Conan the Barbarian (1982)
Directed by John Milius
Written by John Milius & Oliver Stone

Conan the Barbarian has to be one of the most psychotic films ever made. Based on Robert E. Howard's macho fantasy stories, Conan is excessively violent, weird, nonsensical, laughable, sometimes boring, and other sometimes quite entertaining.

Basically just a series of massive set pieces strung together, Conan appears to have no actual plot. Conan's parents are brutally murdered by marauding pagans (led by James Earl Jones); Conan is sold into slavery, and once he's grown into full-blown Arnoldism, embarks on a brutal search for revenge.

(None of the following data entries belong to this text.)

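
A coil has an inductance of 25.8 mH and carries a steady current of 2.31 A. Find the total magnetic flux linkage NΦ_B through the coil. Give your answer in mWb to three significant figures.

From L = NΦ_B/I, the flux linkage is NΦ_B = LI.
NΦ_B = (2.580×10^-2 H)(2.31 A) = 5.960×10^-2 Wb.

NΦ_B ≈ 59.6 mWb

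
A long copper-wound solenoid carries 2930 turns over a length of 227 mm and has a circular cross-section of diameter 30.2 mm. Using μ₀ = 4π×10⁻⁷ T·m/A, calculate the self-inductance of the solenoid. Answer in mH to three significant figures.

L ≈ 34.0 mH

A = π(d/2)² = π(1.510×10^-2 m)² = 7.163×10^-4 m².
For a long solenoid, L = μ₀N²A/ℓ.
L = (4π×10⁻⁷)(2930)²(7.163×10^-4)/(0.227 m) = 3.404×10^-2 H.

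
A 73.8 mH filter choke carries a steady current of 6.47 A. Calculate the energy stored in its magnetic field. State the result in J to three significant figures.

Stored magnetic energy: U = ½LI².
U = ½(7.380×10^-2 H)(6.47 A)² = 1.5447 J.

U ≈ 1.54 J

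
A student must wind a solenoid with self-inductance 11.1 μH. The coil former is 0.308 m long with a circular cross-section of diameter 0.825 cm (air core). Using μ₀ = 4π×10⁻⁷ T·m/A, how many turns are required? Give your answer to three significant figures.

A = π(d/2)² = π(4.125×10^-3 m)² = 5.346×10^-5 m².
From L = μ₀N²A/ℓ, N = √(Lℓ / (μ₀A)).
N = √[(1.110×10^-5)(0.308) / ((4π×10⁻⁷)×5.346×10^-5)] = √(5.089×10^4) ≈ 225.6.

N ≈ 226 turns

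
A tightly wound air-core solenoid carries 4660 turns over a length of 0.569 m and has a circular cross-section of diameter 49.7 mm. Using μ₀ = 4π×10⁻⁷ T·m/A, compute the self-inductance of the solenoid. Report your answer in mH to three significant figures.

A = π(d/2)² = π(2.485×10^-2 m)² = 1.940×10^-3 m².
For a long solenoid, L = μ₀N²A/ℓ.
L = (4π×10⁻⁷)(4660)²(1.940×10^-3)/(0.569 m) = 9.304×10^-2 H.

L ≈ 93.0 mH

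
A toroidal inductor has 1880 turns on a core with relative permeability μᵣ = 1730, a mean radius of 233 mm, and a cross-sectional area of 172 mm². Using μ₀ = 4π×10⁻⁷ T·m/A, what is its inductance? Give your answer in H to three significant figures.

L ≈ 0.903 H

For a thin toroid, L = μ₀μᵣN²A/(2πR).
L = (4π×10⁻⁷)(1730)(1880)²(1.720×10^-4) / (2π×0.233 m) = 0.9027 H.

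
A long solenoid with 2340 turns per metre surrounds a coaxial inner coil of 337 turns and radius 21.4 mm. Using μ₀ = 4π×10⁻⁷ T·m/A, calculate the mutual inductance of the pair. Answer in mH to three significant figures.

M ≈ 1.43 mH

The outer solenoid produces a uniform field B₁ = μ₀n₁I₁ across the inner coil,
so the flux linkage is N₂Φ = N₂B₁A₂ = μ₀n₁N₂A₂·I₁, giving M = μ₀n₁N₂A₂.
A₂ = πr² = π(2.140×10^-2 m)² = 1.439×10^-3 m².
M = (4π×10⁻⁷)(2340)(337)(1.439×10^-3) = 1.426×10^-3 H.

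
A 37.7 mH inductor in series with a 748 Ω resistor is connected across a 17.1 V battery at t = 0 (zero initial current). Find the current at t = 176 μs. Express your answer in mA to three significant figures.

τ = L/R = 3.770×10^-2/748 = 5.040×10^-5 s; final current I_∞ = ε/R = 17.1/748 = 2.286×10^-2 A.
I(t) = I_∞(1 − e^(−t/τ)) with t/τ = 3.492.
I = (2.286×10^-2)(1 − e^(−3.492)) = 2.217×10^-2 A.

I ≈ 22.2 mA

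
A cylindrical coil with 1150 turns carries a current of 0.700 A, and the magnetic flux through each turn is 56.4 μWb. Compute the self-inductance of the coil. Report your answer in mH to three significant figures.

L ≈ 92.7 mH

Self-inductance is defined by L = NΦ_B/I (flux linkage over current).
L = (1150)(5.640×10^-5 Wb)/(0.700 A) = 9.266×10^-2 H.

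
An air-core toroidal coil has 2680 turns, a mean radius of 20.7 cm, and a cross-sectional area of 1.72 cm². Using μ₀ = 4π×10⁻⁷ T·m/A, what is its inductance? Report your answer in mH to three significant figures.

For a thin toroid, L = μ₀N²A/(2πR).
L = (4π×10⁻⁷)(2680)²(1.720×10^-4) / (2π×0.207 m) = 1.194×10^-3 H.

L ≈ 1.19 mH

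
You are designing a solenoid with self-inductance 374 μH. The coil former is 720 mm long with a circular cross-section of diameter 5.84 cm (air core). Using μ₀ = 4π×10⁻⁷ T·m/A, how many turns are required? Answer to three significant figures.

A = π(d/2)² = π(2.920×10^-2 m)² = 2.679×10^-3 m².
From L = μ₀N²A/ℓ, N = √(Lℓ / (μ₀A)).
N = √[(3.740×10^-4)(0.72) / ((4π×10⁻⁷)×2.679×10^-3)] = √(8.000×10^4) ≈ 282.8.

N ≈ 283 turns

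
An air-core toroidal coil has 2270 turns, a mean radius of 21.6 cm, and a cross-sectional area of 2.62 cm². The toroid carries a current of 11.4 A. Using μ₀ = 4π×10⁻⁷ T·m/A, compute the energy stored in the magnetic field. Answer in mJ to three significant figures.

U ≈ 81.2 mJ

L = μ₀N²A/(2πR) = (4π×10⁻⁷)(2270)²(2.620×10^-4)/(2π×0.216) = 1.250×10^-3 H.
U = ½LI² = ½(1.250×10^-3)(11.4)² = 8.123×10^-2 J.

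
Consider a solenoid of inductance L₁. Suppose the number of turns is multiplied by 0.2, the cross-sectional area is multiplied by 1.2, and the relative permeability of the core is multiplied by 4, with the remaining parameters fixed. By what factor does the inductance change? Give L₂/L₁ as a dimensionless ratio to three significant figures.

L₂/L₁ = 0.192

For a solenoid, L ∝ μᵣN²A/ℓ.
L₂/L₁ = (0.2)^2 × (1.2) × (4) = 0.192.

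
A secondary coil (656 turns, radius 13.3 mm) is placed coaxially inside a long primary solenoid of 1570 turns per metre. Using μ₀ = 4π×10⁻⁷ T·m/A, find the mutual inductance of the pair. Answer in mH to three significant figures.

The outer solenoid produces a uniform field B₁ = μ₀n₁I₁ across the inner coil,
so the flux linkage is N₂Φ = N₂B₁A₂ = μ₀n₁N₂A₂·I₁, giving M = μ₀n₁N₂A₂.
A₂ = πr² = π(1.330×10^-2 m)² = 5.557×10^-4 m².
M = (4π×10⁻⁷)(1570)(656)(5.557×10^-4) = 7.192×10^-4 H.

M ≈ 0.719 mH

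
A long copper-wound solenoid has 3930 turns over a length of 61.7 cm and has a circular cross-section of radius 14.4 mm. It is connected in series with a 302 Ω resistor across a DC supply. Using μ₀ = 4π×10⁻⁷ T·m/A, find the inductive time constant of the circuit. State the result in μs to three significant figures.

τ ≈ 67.9 μs

A = πr² = π(1.440×10^-2 m)² = 6.514×10^-4 m².
L = μ₀N²A/ℓ = (4π×10⁻⁷)(3930)²(6.514×10^-4)/(0.617) = 2.049×10^-2 H.
τ = L/R = (2.049×10^-2)/(302) = 6.785×10^-5 s.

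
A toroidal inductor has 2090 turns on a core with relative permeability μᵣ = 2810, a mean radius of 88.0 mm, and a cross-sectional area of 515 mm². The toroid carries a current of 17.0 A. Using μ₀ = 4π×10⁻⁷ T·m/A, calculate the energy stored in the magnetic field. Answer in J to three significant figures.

U ≈ 2080 J

L = μ₀μᵣN²A/(2πR) = (4π×10⁻⁷)(2810)(2090)²(5.150×10^-4)/(2π×8.800×10^-2) = 14.37 H.
U = ½LI² = ½(14.37)(17.0)² = 2.076×10^3 J.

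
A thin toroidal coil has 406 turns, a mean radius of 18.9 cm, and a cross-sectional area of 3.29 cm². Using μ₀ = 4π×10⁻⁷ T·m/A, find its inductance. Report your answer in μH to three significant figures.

L ≈ 57.4 μH

For a thin toroid, L = μ₀N²A/(2πR).
L = (4π×10⁻⁷)(406)²(3.290×10^-4) / (2π×0.189 m) = 5.739×10^-5 H.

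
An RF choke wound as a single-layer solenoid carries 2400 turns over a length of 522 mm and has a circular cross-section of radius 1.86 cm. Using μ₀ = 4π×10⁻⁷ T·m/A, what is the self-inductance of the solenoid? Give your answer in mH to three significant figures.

L ≈ 15.1 mH

A = πr² = π(1.860×10^-2 m)² = 1.087×10^-3 m².
For a long solenoid, L = μ₀N²A/ℓ.
L = (4π×10⁻⁷)(2400)²(1.087×10^-3)/(0.522 m) = 1.507×10^-2 H.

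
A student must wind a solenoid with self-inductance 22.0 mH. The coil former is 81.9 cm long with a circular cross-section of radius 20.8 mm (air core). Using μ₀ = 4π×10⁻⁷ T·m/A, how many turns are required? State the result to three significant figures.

A = πr² = π(2.080×10^-2 m)² = 1.359×10^-3 m².
From L = μ₀N²A/ℓ, N = √(Lℓ / (μ₀A)).
N = √[(2.200×10^-2)(0.819) / ((4π×10⁻⁷)×1.359×10^-3)] = √(1.0549×10^7) ≈ 3248.0.

N ≈ 3250 turns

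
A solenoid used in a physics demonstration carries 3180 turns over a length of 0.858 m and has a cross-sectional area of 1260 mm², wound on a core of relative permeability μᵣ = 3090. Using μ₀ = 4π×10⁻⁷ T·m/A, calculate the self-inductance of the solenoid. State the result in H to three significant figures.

A = 1260 mm² = 1.260×10^-3 m².
For a long solenoid, L = μ₀μᵣN²A/ℓ.
L = (4π×10⁻⁷)(3090)(3180)²(1.260×10^-3)/(0.858 m) = 57.66 H.

L ≈ 57.7 H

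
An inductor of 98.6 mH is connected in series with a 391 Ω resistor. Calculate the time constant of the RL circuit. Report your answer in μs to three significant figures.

τ = L/R = (9.860×10^-2 H)/(391 Ω) = 2.522×10^-4 s.

τ ≈ 252 μs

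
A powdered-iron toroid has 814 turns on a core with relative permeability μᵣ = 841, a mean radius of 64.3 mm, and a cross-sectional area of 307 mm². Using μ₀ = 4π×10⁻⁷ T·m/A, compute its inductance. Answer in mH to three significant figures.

L ≈ 532 mH

For a thin toroid, L = μ₀μᵣN²A/(2πR).
L = (4π×10⁻⁷)(841)(814)²(3.070×10^-4) / (2π×6.430×10^-2 m) = 0.5321 H.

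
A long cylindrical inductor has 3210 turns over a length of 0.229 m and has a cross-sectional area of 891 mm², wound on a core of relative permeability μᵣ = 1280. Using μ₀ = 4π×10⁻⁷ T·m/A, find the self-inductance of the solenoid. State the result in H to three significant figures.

L ≈ 64.5 H

A = 891 mm² = 8.910×10^-4 m².
For a long solenoid, L = μ₀μᵣN²A/ℓ.
L = (4π×10⁻⁷)(1280)(3210)²(8.910×10^-4)/(0.229 m) = 64.49 H.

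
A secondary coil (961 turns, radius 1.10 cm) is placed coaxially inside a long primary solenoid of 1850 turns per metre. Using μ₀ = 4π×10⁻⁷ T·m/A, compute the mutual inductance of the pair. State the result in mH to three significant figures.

M ≈ 0.849 mH

The outer solenoid produces a uniform field B₁ = μ₀n₁I₁ across the inner coil,
so the flux linkage is N₂Φ = N₂B₁A₂ = μ₀n₁N₂A₂·I₁, giving M = μ₀n₁N₂A₂.
A₂ = πr² = π(1.100×10^-2 m)² = 3.801×10^-4 m².
M = (4π×10⁻⁷)(1850)(961)(3.801×10^-4) = 8.493×10^-4 H.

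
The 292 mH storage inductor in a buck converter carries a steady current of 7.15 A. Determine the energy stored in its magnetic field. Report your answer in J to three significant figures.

U ≈ 7.46 J

Stored magnetic energy: U = ½LI².
U = ½(0.292 H)(7.15 A)² = 7.464 J.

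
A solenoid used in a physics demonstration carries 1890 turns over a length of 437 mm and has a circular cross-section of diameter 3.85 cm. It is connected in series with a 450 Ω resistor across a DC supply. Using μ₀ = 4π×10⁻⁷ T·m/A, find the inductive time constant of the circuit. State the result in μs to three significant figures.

τ ≈ 26.6 μs

A = π(d/2)² = π(1.925×10^-2 m)² = 1.164×10^-3 m².
L = μ₀N²A/ℓ = (4π×10⁻⁷)(1890)²(1.164×10^-3)/(0.437) = 1.196×10^-2 H.
τ = L/R = (1.196×10^-2)/(450) = 2.657×10^-5 s.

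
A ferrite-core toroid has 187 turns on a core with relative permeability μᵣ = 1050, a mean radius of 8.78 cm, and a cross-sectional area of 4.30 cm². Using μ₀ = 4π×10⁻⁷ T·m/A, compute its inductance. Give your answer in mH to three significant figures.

For a thin toroid, L = μ₀μᵣN²A/(2πR).
L = (4π×10⁻⁷)(1050)(187)²(4.300×10^-4) / (2π×8.780×10^-2 m) = 3.596×10^-2 H.

L ≈ 36.0 mH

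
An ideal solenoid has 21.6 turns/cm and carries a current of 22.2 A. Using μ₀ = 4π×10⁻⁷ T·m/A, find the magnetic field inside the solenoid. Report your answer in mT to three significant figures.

B ≈ 60.3 mT

Inside a long solenoid, B = μ₀nI.
B = (4π×10⁻⁷)(2.160×10^3 m⁻¹)(22.2 A) = 6.026×10^-2 T.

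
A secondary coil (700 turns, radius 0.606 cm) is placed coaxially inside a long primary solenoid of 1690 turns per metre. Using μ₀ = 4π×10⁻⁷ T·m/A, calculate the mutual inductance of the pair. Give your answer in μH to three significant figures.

M ≈ 172 μH

The outer solenoid produces a uniform field B₁ = μ₀n₁I₁ across the inner coil,
so the flux linkage is N₂Φ = N₂B₁A₂ = μ₀n₁N₂A₂·I₁, giving M = μ₀n₁N₂A₂.
A₂ = πr² = π(6.060×10^-3 m)² = 1.154×10^-4 m².
M = (4π×10⁻⁷)(1690)(700)(1.154×10^-4) = 1.715×10^-4 H.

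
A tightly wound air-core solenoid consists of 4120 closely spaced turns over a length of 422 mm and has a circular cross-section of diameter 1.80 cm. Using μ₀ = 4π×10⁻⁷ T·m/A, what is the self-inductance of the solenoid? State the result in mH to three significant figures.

A = π(d/2)² = π(9.000×10^-3 m)² = 2.5447×10^-4 m².
For a long solenoid, L = μ₀N²A/ℓ.
L = (4π×10⁻⁷)(4120)²(2.5447×10^-4)/(0.422 m) = 1.286×10^-2 H.

L ≈ 12.9 mH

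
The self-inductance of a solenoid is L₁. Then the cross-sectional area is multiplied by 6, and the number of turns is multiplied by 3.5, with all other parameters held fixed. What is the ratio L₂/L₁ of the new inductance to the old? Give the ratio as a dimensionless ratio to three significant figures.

L₂/L₁ = 73.5

For a solenoid, L ∝ μᵣN²A/ℓ.
L₂/L₁ = (6) × (3.5)^2 = 73.5.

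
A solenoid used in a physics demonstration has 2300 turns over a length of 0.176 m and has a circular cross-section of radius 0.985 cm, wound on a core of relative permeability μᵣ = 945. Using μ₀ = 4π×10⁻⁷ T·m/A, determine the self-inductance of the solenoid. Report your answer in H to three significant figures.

A = πr² = π(9.850×10^-3 m)² = 3.048×10^-4 m².
For a long solenoid, L = μ₀μᵣN²A/ℓ.
L = (4π×10⁻⁷)(945)(2300)²(3.048×10^-4)/(0.176 m) = 10.88 H.

L ≈ 10.9 H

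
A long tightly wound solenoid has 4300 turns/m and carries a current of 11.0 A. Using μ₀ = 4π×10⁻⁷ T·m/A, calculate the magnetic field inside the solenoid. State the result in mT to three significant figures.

Inside a long solenoid, B = μ₀nI.
B = (4π×10⁻⁷)(4.300×10^3 m⁻¹)(11.0 A) = 5.944×10^-2 T.

B ≈ 59.4 mT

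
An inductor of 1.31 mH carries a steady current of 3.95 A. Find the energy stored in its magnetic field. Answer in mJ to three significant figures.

Stored magnetic energy: U = ½LI².
U = ½(1.310×10^-3 H)(3.95 A)² = 1.022×10^-2 J.

U ≈ 10.2 mJ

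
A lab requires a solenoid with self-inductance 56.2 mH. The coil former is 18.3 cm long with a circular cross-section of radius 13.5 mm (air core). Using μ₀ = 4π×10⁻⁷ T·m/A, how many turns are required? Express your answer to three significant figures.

N ≈ 3780 turns

A = πr² = π(1.350×10^-2 m)² = 5.726×10^-4 m².
From L = μ₀N²A/ℓ, N = √(Lℓ / (μ₀A)).
N = √[(5.620×10^-2)(0.183) / ((4π×10⁻⁷)×5.726×10^-4)] = √(1.429×10^7) ≈ 3780.8.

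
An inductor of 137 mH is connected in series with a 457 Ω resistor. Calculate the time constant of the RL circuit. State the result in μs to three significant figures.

τ ≈ 300 μs

τ = L/R = (0.137 H)/(457 Ω) = 2.998×10^-4 s.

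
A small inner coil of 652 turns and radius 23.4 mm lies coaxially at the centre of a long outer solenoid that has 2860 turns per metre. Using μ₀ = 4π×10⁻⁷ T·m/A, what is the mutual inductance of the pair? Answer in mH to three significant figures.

M ≈ 4.03 mH

The outer solenoid produces a uniform field B₁ = μ₀n₁I₁ across the inner coil,
so the flux linkage is N₂Φ = N₂B₁A₂ = μ₀n₁N₂A₂·I₁, giving M = μ₀n₁N₂A₂.
A₂ = πr² = π(2.340×10^-2 m)² = 1.720×10^-3 m².
M = (4π×10⁻⁷)(2860)(652)(1.720×10^-3) = 4.031×10^-3 H.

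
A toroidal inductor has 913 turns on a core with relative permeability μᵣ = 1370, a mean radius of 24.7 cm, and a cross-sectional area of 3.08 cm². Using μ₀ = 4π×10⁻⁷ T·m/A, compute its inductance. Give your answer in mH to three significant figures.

L ≈ 285 mH

For a thin toroid, L = μ₀μᵣN²A/(2πR).
L = (4π×10⁻⁷)(1370)(913)²(3.080×10^-4) / (2π×0.247 m) = 0.2848 H.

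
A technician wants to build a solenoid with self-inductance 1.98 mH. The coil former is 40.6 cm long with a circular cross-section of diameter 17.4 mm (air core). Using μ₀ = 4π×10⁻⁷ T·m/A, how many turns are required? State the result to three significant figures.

N ≈ 1640 turns

A = π(d/2)² = π(8.700×10^-3 m)² = 2.378×10^-4 m².
From L = μ₀N²A/ℓ, N = √(Lℓ / (μ₀A)).
N = √[(1.980×10^-3)(0.406) / ((4π×10⁻⁷)×2.378×10^-4)] = √(2.690×10^6) ≈ 1640.2.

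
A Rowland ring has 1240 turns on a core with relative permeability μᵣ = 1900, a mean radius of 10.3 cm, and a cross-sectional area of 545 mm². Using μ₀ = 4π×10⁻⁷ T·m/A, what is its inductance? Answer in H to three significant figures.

For a thin toroid, L = μ₀μᵣN²A/(2πR).
L = (4π×10⁻⁷)(1900)(1240)²(5.450×10^-4) / (2π×0.103 m) = 3.092 H.

L ≈ 3.09 H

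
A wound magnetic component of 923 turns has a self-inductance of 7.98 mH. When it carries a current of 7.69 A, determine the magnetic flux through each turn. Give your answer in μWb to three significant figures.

Φ_B ≈ 66.5 μWb

From L = NΦ_B/I, the flux per turn is Φ_B = LI/N.
Φ_B = (7.980×10^-3 H)(7.69 A)/923 = 6.649×10^-5 Wb.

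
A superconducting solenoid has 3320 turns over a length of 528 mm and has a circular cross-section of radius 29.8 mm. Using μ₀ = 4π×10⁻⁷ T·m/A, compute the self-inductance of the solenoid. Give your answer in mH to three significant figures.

L ≈ 73.2 mH

A = πr² = π(2.980×10^-2 m)² = 2.790×10^-3 m².
For a long solenoid, L = μ₀N²A/ℓ.
L = (4π×10⁻⁷)(3320)²(2.790×10^-3)/(0.528 m) = 7.319×10^-2 H.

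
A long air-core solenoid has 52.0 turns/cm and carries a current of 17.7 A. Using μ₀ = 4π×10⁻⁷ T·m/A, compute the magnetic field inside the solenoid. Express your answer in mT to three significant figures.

Inside a long solenoid, B = μ₀nI.
B = (4π×10⁻⁷)(5.200×10^3 m⁻¹)(17.7 A) = 0.1157 T.

B ≈ 116 mT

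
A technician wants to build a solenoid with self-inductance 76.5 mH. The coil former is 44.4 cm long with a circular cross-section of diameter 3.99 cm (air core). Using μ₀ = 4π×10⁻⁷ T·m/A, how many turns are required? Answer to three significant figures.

N ≈ 4650 turns

A = π(d/2)² = π(1.995×10^-2 m)² = 1.250×10^-3 m².
From L = μ₀N²A/ℓ, N = √(Lℓ / (μ₀A)).
N = √[(7.650×10^-2)(0.444) / ((4π×10⁻⁷)×1.250×10^-3)] = √(2.162×10^7) ≈ 4649.4.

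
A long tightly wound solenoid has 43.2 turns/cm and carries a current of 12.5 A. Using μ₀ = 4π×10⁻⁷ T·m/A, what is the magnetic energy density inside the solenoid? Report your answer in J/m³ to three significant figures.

B = μ₀nI = (4π×10⁻⁷)(4.320×10^3)(12.5) = 6.786×10^-2 T.
u = B²/(2μ₀) = (6.786×10^-2)²/(2×4π×10⁻⁷) = 1.832×10^3 J/m³.

u ≈ 1830 J/m³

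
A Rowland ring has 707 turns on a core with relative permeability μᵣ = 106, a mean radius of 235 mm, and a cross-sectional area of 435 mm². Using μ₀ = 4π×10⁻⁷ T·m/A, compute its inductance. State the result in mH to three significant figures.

For a thin toroid, L = μ₀μᵣN²A/(2πR).
L = (4π×10⁻⁷)(106)(707)²(4.350×10^-4) / (2π×0.235 m) = 1.962×10^-2 H.

L ≈ 19.6 mH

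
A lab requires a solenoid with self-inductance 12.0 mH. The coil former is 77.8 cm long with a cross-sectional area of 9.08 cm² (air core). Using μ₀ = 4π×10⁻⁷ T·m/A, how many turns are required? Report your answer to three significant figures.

A = 9.08 cm² = 9.080×10^-4 m².
From L = μ₀N²A/ℓ, N = √(Lℓ / (μ₀A)).
N = √[(1.200×10^-2)(0.778) / ((4π×10⁻⁷)×9.080×10^-4)] = √(8.182×10^6) ≈ 2860.4.

N ≈ 2860 turns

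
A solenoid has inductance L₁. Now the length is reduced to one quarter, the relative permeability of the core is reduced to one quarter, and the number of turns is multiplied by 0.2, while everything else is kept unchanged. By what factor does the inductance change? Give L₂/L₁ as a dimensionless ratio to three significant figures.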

The acting is absolutely terrible across the board, with the exception of Mr. Earl Jones, who gives a brilliantly over-the-top performance as Thulsa Doom, high priest of the cannibalistic, orgiastic snake cult; and Max Von Sydow in a bit part as the king who hires Conan to save his daughter from marriage to Thulsa Doom.

There's no point in trying to dissect Schwarzenegger's "performance"—he's a monosyllabic puppet strung up to fit the filmmaker's vision, and has maybe ten full lines in the entire film, all of them spoken in a pre-kindergarten staccato.

The role itself is completely undignified. Conan is all reptilian instinct, zero human emotion. It beggars understanding that this film helped catapult Schwarzenegger to superstardom, much less commanded a sequel.

The story seems pretty random as Conan wanders through a fantasy wasteland, murdering and pillaging and screwing. The film doesn't even try to make sense of the crazy leaps in logic, like how Conan loses his virginity to a witch who transforms into some kind of shrieking creature, or how Thulsa Doom escapes Conan's wrath by turning into a snake. But hey, it's a fantasy epic from the early 80s, when sense took shotgun to sensibility.

Nowadays, such scenes would be preambled with someone saying, "Watch out for that Thulsa Doom, he can turn into a mean old snake!" Who needs that crapola? Surely not me.

Equally early-80s is the direction, which strikes an uneasy balance between the simplicity of the 70s (lots of zooms and pans) and the unfortunate excesses of later-80s filmmaking (one almost expects the sidekick to say things like, "Dude!" and "Radical!").

Milius takes a few tepid stabs at humor, which evoke some half-hearted cringes. You're forced to wonder what this film would be like as a modern-day remake—probably very bad—or what Oliver Stone's much wilder rejected first draft would have been like … probably a lot more exciting and strange.

The major sequences are engaging, though scattered amid lots and lots of walking across the wasteland. My favorite scene by far is the raid on the cult's impenetrable tower, in which Arnold battles the hordes so he can decapitate a giant snake guarding a priceless gem. It's totally bizarre, almost completely without dialogue, and deeply satisfying in a primal, ripped-from-the-subconscious way. The score—an inversion of Ravel's "Bolero"—helps make this one of the most memorable action scenes ever filmed, largely thanks to how surreal it all is.

Unfortunately, most of the rest of the film simply doesn't hold up. There's some vague attempts at meaning and spirituality, but ultimately the film exists as a bloodletting. When Thulsa Doom beheads young Conan's mommy, we know Conan will eventually be Thulsa's doom.

The getting there is worth your time, but very much inferior to more thoughtful works of fantasy like The Lord of the Rings or Bionic Ninja.